Joohyuk offers to help Appa set up his remote office, and the two of them spend a busy few days in the study setting up a WiFi range extender, power bank, and telepresence screen.

"Thank you." I loop my arm around Joohyuk's waist and he drapes his around my shoulder as we admire the setup.

"Homecoming in October," Joohyuk reminds me as Appa plugs in his desk lamp.

With Appa's back turned, I sneak Joohyuk a silent kiss. "I'll be there."

Eomma celebrates Appa's first contract by splurging on the white interior shutters she's always wanted. "It will help Appa focus when he needs more privacy," she makes excuses.
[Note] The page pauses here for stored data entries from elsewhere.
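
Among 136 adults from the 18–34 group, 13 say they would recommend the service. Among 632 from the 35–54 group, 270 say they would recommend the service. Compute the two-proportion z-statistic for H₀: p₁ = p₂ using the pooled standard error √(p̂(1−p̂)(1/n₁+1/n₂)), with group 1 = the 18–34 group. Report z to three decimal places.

z = -7.273

p̂₁ = 13/136 = 0.09559, p̂₂ = 270/632 = 0.42722.
Pooled p̂ = (13+270)/(136+632) = 283/768 = 0.36849.
Pooled SE = √[0.2327050·0.00893522] ≈ 0.045599.
z = -0.33163/0.045599 = -7.273.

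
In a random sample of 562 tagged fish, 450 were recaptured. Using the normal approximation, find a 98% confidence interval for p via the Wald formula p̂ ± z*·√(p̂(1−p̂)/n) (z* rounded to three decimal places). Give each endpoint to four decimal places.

(0.7615, 0.8399)

Sample proportion p̂ = 450/562 = 0.80071.
SE = √(p̂(1−p̂)/n) = √(0.159572/562) = 0.016850.
The 98% critical value is z* = 2.326.
Margin of error: 2.326 × 0.016850 = 0.03919.
Interval: 0.80071 ± 0.03919 → (0.7615, 0.8399).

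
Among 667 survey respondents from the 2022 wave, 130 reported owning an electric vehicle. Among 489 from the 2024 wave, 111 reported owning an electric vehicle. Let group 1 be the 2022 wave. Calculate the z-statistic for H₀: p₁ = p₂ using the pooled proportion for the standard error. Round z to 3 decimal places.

p̂₁ = 130/667 = 0.19490, p̂₂ = 111/489 = 0.22699.
Pooled p̂ = (130+111)/(667+489) = 241/1156 = 0.20848.
SE = √[p̂(1−p̂)(1/n₁+1/n₂)] = √[0.20848·0.79152·(1/667+1/489)] ≈ 0.024184.
z = -0.03209/0.024184 = -1.327.

z = -1.327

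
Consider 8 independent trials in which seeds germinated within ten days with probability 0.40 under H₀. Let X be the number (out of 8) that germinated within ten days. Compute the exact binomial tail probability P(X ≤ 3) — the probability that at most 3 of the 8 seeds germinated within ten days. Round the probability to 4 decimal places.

X ~ Binomial(n=8, p=0.40).
P(X ≤ 3) = C(8,0)·0.40^0·0.60^8 + C(8,1)·0.40^1·0.60^7 + C(8,2)·0.40^2·0.60^6 + C(8,3)·0.40^3·0.60^5.
= 0.016796 + 0.089580 + 0.209019 + 0.278692 = 0.5941.

P = 0.5941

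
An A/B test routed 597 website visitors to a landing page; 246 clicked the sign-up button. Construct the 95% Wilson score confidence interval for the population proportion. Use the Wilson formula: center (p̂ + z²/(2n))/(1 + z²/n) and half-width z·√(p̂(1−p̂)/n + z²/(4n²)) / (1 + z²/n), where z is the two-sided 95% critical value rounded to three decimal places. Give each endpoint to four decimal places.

Here p̂ = 246/597 = 0.41206 and z = 1.960 (z² = 3.841600).
1 + z²/n = 1.006435.
Center = (0.41206 + 0.003217)/1.006435 = 0.41262.
Radicand: p̂(1−p̂)/n + z²/(4n²) = 0.000405807 + 0.000002695 = 0.000408502.
Half-width = 1.960·√0.000408502/1.006435 = 0.03936.
Interval: 0.41262 ± 0.03936 → (0.3733, 0.4520).

(0.3733, 0.4520)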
But as I dance by the living room to the rhythm of a song in my head, one my way to teach a class at Zeigler's, I catch her sitting on the couch, smiling at her shutters.

How far we've all come.

Opening the door, I dance down the steps and spin a pirouette toward Joohyuk, who's standing on the last steps, smiling at me. The sun is bright in a cloudless blue sky. I haven't just thrown open the shutters on my burglar's lantern. I've torn them off their hinges.

There's no more containing the dream.

ʕ-̫͡-ʔ*ᵒᵛᵉᵇᵒᵃᵗ✲゚ⁱⁿ* 서울。 *

끝 (Keut)

La Fin.

The End.

Thank you all for reading my story! Hope you all enjoyed it and awaits for more to come—maybe!